La voce del nostro oggi.

***

Come è possibile “Abitare un distacco”? Che dimora sarà “la dimora dell’inconcluso”? Dove si arriva, cosa si troverà al fondo dell’ “inabissarsi nelle distanze dello specchio”?  Si apre o si chiude su cosa la “porta dimorata in passaggi”? Cosa ci possiamo aspettare da “un richiamo da parte dell’eco”?  Dove finirà “l’ombra staccata dal passo la sua impronta”?

Come è possibile concepire un abitare mentre si cambia? Come si può pensare un partire – e cosa può significare mai “partire” – se non abbiamo arrivi che ci aspettano né misure per misurare?

È questo vortice inebriante di certezze distrutte e dubbi inestricabili che Ranieri Teti cerca di dominare. Come si è arrivati qui? In che orizzonte siamo entrati?

Porta, eco, via, direzione, luce, fondamenta, radici, casa, possedere, sono residui che brillano ancora, ma apparenti e ingannevoli, della luce morta delle stelle estinte. Viviamo mentre si decompone e si trasforma ciò che avevamo creato e finito per credere vero; ciò che, mai realmente esistito, ha vissuto in noi solo per il tempo dell’attesa e del nostro bisogno, e ne assaggiamo ora il concludersi. Abbiamo compiuto il giro e ci accorgiamo – esperiamo – come immagine e specchio, richiamo ed eco, strada e direzione che credevamo legati originariamente, presupposti l’uno dell’altro nell’idea di un Tutto erano in realtà la proiezione inconsapevole del nostro voler-essere, del nostro necessario dover-esistere…

Entrare nel nero significa abbandonare la luce, la veglia, il giorno mentre ci accompagna il ricordo “nel momento del bisogno”. Ma era una luce nata da un errare che, come l’aveva accesa, ora l’ha inevitabilmente spenta.

È dover adattare faticosamente la vista al non vedere mentre lentamente realizziamo che il non vedere diventa la nostra condizione e la vista una nostalgia nella speranza che, scontato l’errore, avvenga una salvezza.

Ranieri Teti esplora e ci aiuta a capire la nostra discesa nelle tenebre mentre “nell’allontanarsi delle immagini riparano/ metro dopo metro nel loro silenzio le cose”, ma anche che tutto ciò non è una “semplice” fine di tutto, un irrimediabile naufragio bensì il pulsare vivo e doloroso del presente che annuncia lancinante un “altro“ che impaurisce.

È la “la fine di ogni fine”, il nostro vero, terribile inizio, diventando la rinuncia ad una mèta, la nostra vera direzione: “la destinazione che diserta nel suo contrario”.

Tenersi stretto, possedere veramente “un non avere”,  “essendo senza restare/ per nomi assenti dove/ siamo scritti nella caduta” è l’unica consapevolezza che ci possa aiutare, oggi. È questo sapere di “non avere” il nostro unico possesso, la leva per aprire l’orizzonte che ci chiude, la partenza per un inconoscibile, ma unico possibile anche se per nulla scontato, nuovo inizio.

***

Rimane il vivere, la resistenza all’erosione dell’attesa.

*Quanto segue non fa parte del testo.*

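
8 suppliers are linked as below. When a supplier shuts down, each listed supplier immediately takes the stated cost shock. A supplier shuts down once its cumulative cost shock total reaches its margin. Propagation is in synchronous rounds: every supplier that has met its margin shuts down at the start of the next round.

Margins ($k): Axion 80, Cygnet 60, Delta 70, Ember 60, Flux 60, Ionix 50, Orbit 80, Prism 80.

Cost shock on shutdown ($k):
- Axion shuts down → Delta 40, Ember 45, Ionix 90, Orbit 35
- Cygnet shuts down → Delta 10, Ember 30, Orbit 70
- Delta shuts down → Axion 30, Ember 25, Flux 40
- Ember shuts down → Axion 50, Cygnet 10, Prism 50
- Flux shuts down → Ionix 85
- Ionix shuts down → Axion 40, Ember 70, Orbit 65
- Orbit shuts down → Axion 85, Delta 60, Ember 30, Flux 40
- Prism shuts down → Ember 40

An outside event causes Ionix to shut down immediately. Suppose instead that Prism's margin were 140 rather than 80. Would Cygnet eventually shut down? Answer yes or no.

With Prism's margin at 140:
Round 1 — Ionix shuts down (initial).
  Axion: +40 → 40 < 80
  Ember: +70 → 70 ≥ 60
  Orbit: +65 → 65 < 80
Round 2 — Ember shuts down.
  Axion: +50 → 90 ≥ 80
  Cygnet: +10 → 10 < 60
  Prism: +50 → 50 < 140
Round 3 — Axion shuts down.
  Delta: +40 → 40 < 70
  Orbit: +35 → 100 ≥ 80
Round 4 — Orbit shuts down.
  Delta: +60 → 100 ≥ 70
  Flux: +40 → 40 < 60
Round 5 — Delta shuts down.
  Flux: +40 → 80 ≥ 60
Round 6 — Flux shuts down.
No further shutdowns.

no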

Rimane l’insopprimibile domandare; ma importante è sapere che viviamo un momento “dove tutto è qui pur essendo altrove”; il “tutto” è ciò che aspettiamo, ciò di cui abbiamo bisogno, l’”altrove” è la mancanza straziante che ci rode, paradossalmente, “quando nella pienezza è radicata l’assenza”.

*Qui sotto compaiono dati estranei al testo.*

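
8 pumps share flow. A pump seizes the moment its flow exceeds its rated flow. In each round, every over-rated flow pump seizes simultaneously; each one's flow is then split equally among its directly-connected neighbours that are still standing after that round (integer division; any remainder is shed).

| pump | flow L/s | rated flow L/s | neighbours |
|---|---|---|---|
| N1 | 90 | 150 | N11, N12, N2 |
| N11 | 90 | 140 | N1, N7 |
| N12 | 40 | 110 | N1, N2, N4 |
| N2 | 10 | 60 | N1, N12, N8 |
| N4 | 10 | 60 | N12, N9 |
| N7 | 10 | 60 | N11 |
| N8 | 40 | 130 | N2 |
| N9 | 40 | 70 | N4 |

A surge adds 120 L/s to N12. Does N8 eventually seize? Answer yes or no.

no

Round 1 — N12 at 160 > 110. N12 seizes.
  N12 sheds 160 L/s to N1, N2, N4: 53 each (1 lost).
    N1: 90+53 = 143 ≤ 150
    N2: 10+53 = 63 > 60
    N4: 10+53 = 63 > 60
Round 2 — N2, N4 seize.
  N2 sheds 63 L/s to N1, N8: 31 each (1 lost).
    N1: 143+31 = 174 > 150
    N8: 40+31 = 71 ≤ 130
  N4 sheds 63 L/s to N9: 63 each.
    N9: 40+63 = 103 > 70
Round 3 — N1, N9 seize.
  N1 sheds 174 L/s to N11: 174 each.
    N11: 90+174 = 264 > 140
  N9 sheds 103 L/s: no online neighbours, lost.
Round 4 — N11 seizes.
  N11 sheds 264 L/s to N7: 264 each.
    N7: 10+264 = 274 > 60
Round 5 — N7 seizes.
  N7 sheds 274 L/s: no online neighbours, lost.
No further seizures.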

Non viviamo quindi nel niente, ma nel rovente realizzarsi di una privazione.

Ci tocca esplorare “la densità del vuoto” che ci abita, dove la densità è la realtà innegabile del nostro essere attuale e il vuoto è solo un vecchio nome obsoleto per indicare la nostra impotenza, la nostra paura, ciò che non sappiamo, non possiamo ancora nominare.

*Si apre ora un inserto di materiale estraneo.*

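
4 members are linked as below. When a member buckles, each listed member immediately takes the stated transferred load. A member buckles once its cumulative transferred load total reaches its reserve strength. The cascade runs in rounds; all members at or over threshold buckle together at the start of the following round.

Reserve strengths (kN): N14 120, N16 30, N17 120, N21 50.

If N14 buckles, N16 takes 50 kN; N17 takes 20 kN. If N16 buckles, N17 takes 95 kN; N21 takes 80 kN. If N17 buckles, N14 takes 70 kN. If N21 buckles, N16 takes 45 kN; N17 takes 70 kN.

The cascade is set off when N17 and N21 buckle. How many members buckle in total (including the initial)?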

In questa tensione, in questo “precipizio in equilibrio ancora sui crinali/ di un’attesa” sta la nostra verità esistenziale. Questa è la nostra condizione.

È con questa dolente lucidità, laboriosamente paradossale, precaria, contraddittoria che la poesia di “Entrata nel nero” ci aiuta ad afferrare il senso del nostro esistere, nomadi e disperati; e da qui, forse, immaginare il nostro prossimo partire.